Pablo declaró en el juicio que no recordaba prácticamente nada sobre lo sucedido. Solo el momento en que cogió del cuello a la víctima. Algo no creíble habida cuenta de las pruebas forenses, señalaron los jueces del TSJ de Zaragoza. El informe de los médicos aclaró que el acusado era «completamente imputable de sus actos y, por tanto, responsable de los mismos», aunque padeciese un trastorno de personalidad, con rasgos obsesivos y compulsivos. Los expertos acreditaron, además, que su «memoria e inteligencia eran válidas», descartando cualquier patología psiquiátrica.
Regresión emocional
Cuando la fecha con la que Rosa siempre tenía pesadillas se acercaba, su abogada trató de retrasarla, recurriendo la salida de prisión del criminal. Esgrimió informes de la junta de tratamiento de la cárcel contra el recluso por su falta de evolución y otros tantos del estado emocional de la víctima, de su regresión y ansiedad con la inminente puesta en semilibertad de su ‘asesino’. No fueron suficientes.

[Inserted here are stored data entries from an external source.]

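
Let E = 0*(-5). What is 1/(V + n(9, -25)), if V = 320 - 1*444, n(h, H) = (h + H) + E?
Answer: -1/140 ≈ -0.0071429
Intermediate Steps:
E = 0
n(h, H) = H + h (n(h, H) = (h + H) + 0 = (H + h) + 0 = H + h)
V = -124 (V = 320 - 444 = -124)
1/(V + n(9, -25)) = 1/(-124 + (-25 + 9)) = 1/(-124 - 16) = 1/(-140) = -1/140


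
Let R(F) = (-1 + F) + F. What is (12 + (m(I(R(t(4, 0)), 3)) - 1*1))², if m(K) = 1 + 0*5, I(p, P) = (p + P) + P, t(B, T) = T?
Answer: 144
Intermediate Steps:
R(F) = -1 + 2*F
I(p, P) = p + 2*P (I(p, P) = (P + p) + P = p + 2*P)
m(K) = 1 (m(K) = 1 + 0 = 1)
(12 + (m(I(R(t(4, 0)), 3)) - 1*1))² = (12 + (1 - 1*1))² = (12 + (1 - 1))² = (12 + 0)² = 12² = 144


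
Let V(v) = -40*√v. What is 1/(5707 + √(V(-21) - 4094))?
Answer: 1/(5707 + √2*√(-2047 - 20*I*√21)) ≈ 0.00017516 + 1.964e-6*I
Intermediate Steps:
1/(5707 + √(V(-21) - 4094)) = 1/(5707 + √(-40*I*√21 - 4094)) = 1/(5707 + √(-4094 - 40*I*√21))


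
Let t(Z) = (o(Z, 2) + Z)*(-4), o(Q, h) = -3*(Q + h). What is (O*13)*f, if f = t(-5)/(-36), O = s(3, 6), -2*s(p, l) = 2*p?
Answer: -52/3 ≈ -17.333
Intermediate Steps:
o(Q, h) = -3*Q - 3*h
s(p, l) = -p
t(Z) = 24 + 8*Z (t(Z) = ((-3*Z - 3*2) + Z)*(-4) = ((-3*Z - 6) + Z)*(-4) = ((-6 - 3*Z) + Z)*(-4) = (-6 - 2*Z)*(-4) = 24 + 8*Z)
O = -3 (O = -1*3 = -3)
f = 4/9 (f = (24 + 8*(-5))/(-36) = (24 - 40)*(-1/36) = -16*(-1/36) = 4/9 ≈ 0.44444)
(O*13)*f = -3*13*(4/9) = -39*4/9 = -52/3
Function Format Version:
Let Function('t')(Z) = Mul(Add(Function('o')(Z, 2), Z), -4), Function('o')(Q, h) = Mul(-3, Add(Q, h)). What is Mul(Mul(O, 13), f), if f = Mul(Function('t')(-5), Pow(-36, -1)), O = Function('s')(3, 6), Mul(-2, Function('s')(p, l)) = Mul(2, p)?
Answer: Rational(-52, 3) ≈ -17.333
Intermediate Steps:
Function('o')(Q, h) = Add(Mul(-3, Q), Mul(-3, h))
Function('s')(p, l) = Mul(-1, p) (Function('s')(p, l) = Mul(Rational(-1, 2), Mul(2, p)) = Mul(-1, p))
Function('t')(Z) = Add(24, Mul(8, Z)) (Function('t')(Z) = Mul(Add(Add(Mul(-3, Z), Mul(-3, 2)), Z), -4) = Mul(Add(Add(Mul(-3, Z), -6), Z), -4) = Mul(Add(Add(-6, Mul(-3, Z)), Z), -4) = Mul(Add(-6, Mul(-2, Z)), -4) = Add(24, Mul(8, Z)))
O = -3 (O = Mul(-1, 3) = -3)
f = Rational(4, 9) (f = Mul(Add(24, Mul(8, -5)), Pow(-36, -1)) = Mul(Add(24, -40), Rational(-1, 36)) = Mul(-16, Rational(-1, 36)) = Rational(4, 9) ≈ 0.44444)
Mul(Mul(O, 13), f) = Mul(Mul(-3, 13), Rational(4, 9)) = Mul(-39, Rational(4, 9)) = Rational(-52, 3)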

Los jueces avalaron conceder el tercer grado a Pablo porque había cumplido tres cuartas partes de su condena.
Hoy, 11 años después de haber estado al borde de perder la vida, Rosa está intentando que eso no vuelva a suceder, sin ningún tipo de ayuda. «Es como una película que se vuelve a repetir una y otra vez», dice. Ha tocado muchas puertas, pero nadie le ha abierto. No puede vivir cerca de quienes la quieren. «Lo único que pido es que me den cierta seguridad. Ahora que él esta fuera, la que está en la cárcel soy yo».
Los nombres propios, así como algunos datos, utilizados en la elaboración de este reportaje han sido modificados para preservar el anonimato de la víctima.